WHAT SHOULD I BE CONSIDERING.
One option that all operators will consider is replacement of the failed hardware. The first challenge is to identify what hardware has failed before any replacement can be assessed. Typically, fault location includes the use of a systematic fault location procedure with an ROV or divers. Such a procedure is likely to require the disconnection and reconnection of subsea hardware such as electrical distribution units or electrical flying leads. This in itself creates a further risk of failure to the subsea equipment. Disconnecting and reconnecting electrical connectors in a subsea environment, especially when the connectors are likely to have been in place and undisturbed for many years carries a high probability of further water ingress and failures to sensitive water blocking barriers within the connectors.
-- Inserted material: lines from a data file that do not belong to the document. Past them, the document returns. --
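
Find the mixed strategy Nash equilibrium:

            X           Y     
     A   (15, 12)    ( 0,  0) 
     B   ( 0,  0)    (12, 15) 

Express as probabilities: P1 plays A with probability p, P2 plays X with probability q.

p = 0.5556, q = 0.4444

Work:
Find probabilities that make opponent indifferent:
P2 chooses q to make P1 indifferent between A and B
P1 chooses p to make P2 indifferent between X and Y
Mixed NE: P1 plays (A: 0.5556, B: 0.4444), P2 plays (X: 0.4444, Y: 0.5556)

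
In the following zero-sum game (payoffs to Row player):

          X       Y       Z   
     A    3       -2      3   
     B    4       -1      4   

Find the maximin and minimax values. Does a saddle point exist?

Maximin = -1, Minimax = -1, Saddle: True

Work:
Row minimums: [-2, -1] → maximin = -1
Column maximums: [4, -1, 4] → minimax = -1
Saddle point exists! Game value = -1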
Thus the fault diagnostics can, and regularly do, reduce further the integrity of the system and may degrade the system to a point where it becomes un-operational – all as a result of an intervention to fault-find.
Once the fault has been located, again, an intervention with ROV or diver will be necessary to replace the failed equipment. In the case of an umbilical replacement, clearly the intervention planning, costs and vessels are much more significant, but in all cases, the economics of intervening are a function of vessel costs (driven by market utilisation), availability of suitable vessels in the given region and lead times of replacement hardware or fault diagnostics hardware.
The decision to replace failed hardware is therefore affected by many factors – ranging from technical to economic, and the decision-making process is complex with no guarantee of a successful outcome.